De nouvelles technologies viennent sans cesse contrecarrer les méthodes conventionnelles d'accès légal. Elles permettent aux criminels de mettre leurs activités à l'abri de toute détection. Toutes les nouveautés créent de nouveaux défis. Par exemple, la portabilité de son numéro local permet à une personne de conserver son numéro de téléphone lorsqu'elle change d'adresse. Les systèmes de communications personnels tels les téléphones cellulaires, les téléavertisseurs et les Palm Pilot utilisent une technologie numérique qui assure un niveau de sécurité accru. Les communications via satellite offrent la possibilité de mener ses affaires n'importe où et la capacité de branchement de systèmes par le biais de divers portails partout dans le monde. Il y a également l'Internet, qui est de plus en plus utilisé par les criminels comme moyen de communication dans la conduite de leurs activités criminelles. Le défi pour les forces d'exécution de la loi est de maintenir leur capacité de détecter, de prévenir et de poursuivre ceux qui utilisent l'Internet à des fins criminelles.

Le défi présenté par l'utilisation de la cryptographie par l'élément criminel vient compliquer encore la situation. La cryptographie permet en gros de transformer un message écrit ou verbal en un code indéchiffrable. La technologie de l'encodage s'est perfectionnée à un point tel qu'elle l'emporte aujourd'hui sur la capacité de décrypter des messages. Au fur et à mesure de l'amélioration de la technologie, des produits d'encodage seront de plus en plus utilisés pour encoder des conversations.
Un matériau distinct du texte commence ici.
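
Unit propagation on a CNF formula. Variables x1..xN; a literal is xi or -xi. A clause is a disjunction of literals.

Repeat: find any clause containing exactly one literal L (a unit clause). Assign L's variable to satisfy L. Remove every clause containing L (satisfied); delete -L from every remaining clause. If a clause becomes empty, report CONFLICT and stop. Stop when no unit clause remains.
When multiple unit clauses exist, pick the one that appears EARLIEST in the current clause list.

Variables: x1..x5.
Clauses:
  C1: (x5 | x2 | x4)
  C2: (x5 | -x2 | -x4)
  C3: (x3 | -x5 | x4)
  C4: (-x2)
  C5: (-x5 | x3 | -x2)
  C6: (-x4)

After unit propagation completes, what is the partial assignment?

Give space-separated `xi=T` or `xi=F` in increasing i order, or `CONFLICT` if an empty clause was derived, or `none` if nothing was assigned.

Answer: x2=F x3=T x4=F x5=T

Derivation:
unit clause [-2] forces x2=F; simplify:
  drop 2 from [5, 2, 4] -> [5, 4]
  satisfied 3 clause(s); 3 remain; assigned so far: [2]
unit clause [-4] forces x4=F; simplify:
  drop 4 from [5, 4] -> [5]
  drop 4 from [3, -5, 4] -> [3, -5]
  satisfied 1 clause(s); 2 remain; assigned so far: [2, 4]
unit clause [5] forces x5=T; simplify:
  drop -5 from [3, -5] -> [3]
  satisfied 1 clause(s); 1 remain; assigned so far: [2, 4, 5]
unit clause [3] forces x3=T; simplify:
  satisfied 1 clause(s); 0 remain; assigned so far: [2, 3, 4, 5]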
La cryptographie est ainsi destinée à devenir un outil efficace pour les criminels désireux de dissimuler leurs activités criminelles, comme par exemple le trafic de stupéfiants, le blanchiment d'argent, la pédopornographie et le terrorisme.

Le cyberterrorisme est, tout comme l'utilisation d'armes CBRN, une nouvelle menace. Même si les tactiques employées peuvent être les mêmes, le cyberterrorisme n'est pas la même chose que l'info-guerre ou le cybercrime de haute volée. Le facteur qui les distingue est le motif. Un élément essentiel du terrorisme est que les mesures prises contre la cible visée ont pour objet d'influencer les décisionnaires et leurs décisions.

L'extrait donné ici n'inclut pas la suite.